- Merchants Beware: You Could Be on the Hook for the Next Data Breach
- August 12, 2015 | Authors: Richard W. Cline; Dominic A. Paluzzi; Adam C. Smith
- Law Firms: McDonald Hopkins LLC - Cleveland Office ; McDonald Hopkins LLC - Bloomfield Hills Office ; McDonald Hopkins LLC - Cleveland Office
Starting Oct. 1, 2015, credit card companies and banks will enforce new terms in their acceptance guidelines, commonly known as liability shift provisions. These provisions are based on the rollout of Europay, MasterCard and Visa (EMV) technology. If there is an incident of fraud after October 1, the entity, either merchant or card issuer, utilizing inferior non-EMV technology will be held liable.
EMV is overseen by American Express, Discover, JCB, MasterCard, UnionPay, and Visa. EMV operates through the use of card dipping. A consumer dips his or her card into the bottom portion of a terminal, leaves the card in place, and removes the card when prompted. During that process, an imbedded chip communicates with the terminal by sending a unique transaction code. The EMV chip is the reason credit card companies and banks are sending out new cards. Utilizing EMV technology requires customers to have an EMV credit card and merchants to have EMV card terminals available.
Card dipping is different from swiping a credit or debit card; the EMV unique code can be used only once, whereas the account number transmitted when swiping a credit or debit card is used for every transaction. The obsolescence of the unique EMV code will theoretically prevent hackers from obtaining card account numbers because that unique code, not an account number, is being transmitted.
How does the fraud liability shift after October 1? If credit card fraud occurs and a customer is using an EMV credit card but the merchant failed to obtain an EMV terminal for the customer to use, the merchant will be liable. If credit card fraud occurs in one of the following circumstances, the credit card company or bank will be liable:
- The customer and the merchant are utilizing EMV technology.
- Neither the customer nor the merchant are utilizing EMV technology.

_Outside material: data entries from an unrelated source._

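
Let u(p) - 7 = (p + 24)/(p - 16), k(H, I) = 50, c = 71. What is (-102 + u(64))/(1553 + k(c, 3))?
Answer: -559/9618 ≈ -0.058120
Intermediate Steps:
u(p) = 7 + (24 + p)/(-16 + p) (u(p) = 7 + (p + 24)/(p - 16) = 7 + (24 + p)/(-16 + p))
(-102 + u(64))/(1553 + k(c, 3)) = (-102 + 8*(-11 + 64)/(-16 + 64))/(1553 + 50) = (-102 + 8*53/48)/1603 = (-102 + 8*(1/48)*53)*(1/1603) = (-102 + 53/6)*(1/1603) = -559/6*1/1603 = -559/9618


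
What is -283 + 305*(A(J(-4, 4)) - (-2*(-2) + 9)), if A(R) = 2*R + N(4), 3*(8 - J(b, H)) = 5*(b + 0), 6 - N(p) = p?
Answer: 15926/3 ≈ 5308.7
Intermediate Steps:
N(p) = 6 - p
J(b, H) = 8 - 5*b/3 (J(b, H) = 8 - 5*(b + 0)/3 = 8 - 5*b/3)
A(R) = 2 + 2*R (A(R) = 2*R + (6 - 1*4) = 2*R + (6 - 4) = 2*R + 2 = 2 + 2*R)
-283 + 305*(A(J(-4, 4)) - (-2*(-2) + 9)) = -283 + 305*((2 + 2*(8 - 5/3*(-4))) - (-2*(-2) + 9)) = -283 + 305*((2 + 2*(8 + 20/3)) - (4 + 9)) = -283 + 305*((2 + 2*(44/3)) - 1*13) = -283 + 305*((2 + 88/3) - 13) = -283 + 305*(94/3 - 13) = -283 + 305*(55/3) = -283 + 16775/3 = 15926/3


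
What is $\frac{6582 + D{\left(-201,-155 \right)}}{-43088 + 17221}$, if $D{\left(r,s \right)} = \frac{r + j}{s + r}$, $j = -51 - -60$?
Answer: $- \frac{585846}{2302163} \approx -0.25448$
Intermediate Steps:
$j = 9$ ($j = -51 + 60 = 9$)
$D{\left(r,s \right)} = \frac{9 + r}{r + s}$ ($D{\left(r,s \right)} = \frac{r + 9}{s + r} = \frac{9 + r}{r + s}$)
$\frac{6582 + D{\left(-201,-155 \right)}}{-43088 + 17221} = \frac{6582 + \frac{9 - 201}{-201 - 155}}{-43088 + 17221} = \frac{6582 + \frac{1}{-356} \left(-192\right)}{-25867} = \left(6582 - - \frac{48}{89}\right) \left(- \frac{1}{25867}\right) = \left(6582 + \frac{48}{89}\right) \left(- \frac{1}{25867}\right) = \frac{585846}{89} \left(- \frac{1}{25867}\right) = - \frac{585846}{2302163}$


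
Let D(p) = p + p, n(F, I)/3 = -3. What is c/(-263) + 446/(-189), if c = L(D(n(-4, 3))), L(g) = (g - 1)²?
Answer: -185527/49707 ≈ -3.7324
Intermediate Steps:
n(F, I) = -9 (n(F, I) = 3*(-3) = -9)
D(p) = 2*p
L(g) = (-1 + g)²
c = 361 (c = (-1 + 2*(-9))² = (-1 - 18)² = (-19)² = 361)
c/(-263) + 446/(-189) = 361/(-263) + 446/(-189) = 361*(-1/263) + 446*(-1/189) = -361/263 - 446/189 = -185527/49707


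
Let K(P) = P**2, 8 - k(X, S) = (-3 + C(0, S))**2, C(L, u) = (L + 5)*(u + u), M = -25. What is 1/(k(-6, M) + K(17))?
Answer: -1/63712 ≈ -1.5696e-5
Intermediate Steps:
C(L, u) = 2*u*(5 + L) (C(L, u) = (5 + L)*(2*u) = 2*u*(5 + L))
k(X, S) = 8 - (-3 + 10*S)**2 (k(X, S) = 8 - (-3 + 2*S*(5 + 0))**2 = 8 - (-3 + 2*S*5)**2 = 8 - (-3 + 10*S)**2)
1/(k(-6, M) + K(17)) = 1/((8 - (-3 + 10*(-25))**2) + 17**2) = 1/((8 - (-3 - 250)**2) + 289) = 1/((8 - 1*(-253)**2) + 289) = 1/((8 - 1*64009) + 289) = 1/((8 - 64009) + 289) = 1/(-64001 + 289) = 1/(-63712) = -1/63712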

- The merchant has an EMV terminal available, but the customer is not using an EMV card.
What you should know
If you are a merchant, you should begin the process of obtaining EMV card terminals now, and have them available for your customers to use by October 1. If you don’t, you take the considerable risk of incurring liability for credit card fraud, as some courts have held that customers affected by data breaches have standing to bring class action lawsuits based only on the threat of future harm, without any actual loss. Many cardholders already have an EMV chip card, which means if you have EMV technology you should start training employees on the new card dipping process.
Though EMV technology likely will stifle or frustrate point-of-sale credit card fraud, card-not-present fraud will likely increase dramatically. If you allow such transactions, recognize the propensity of such increased fraud and implement all possible fraud prevention measures to curb those risks.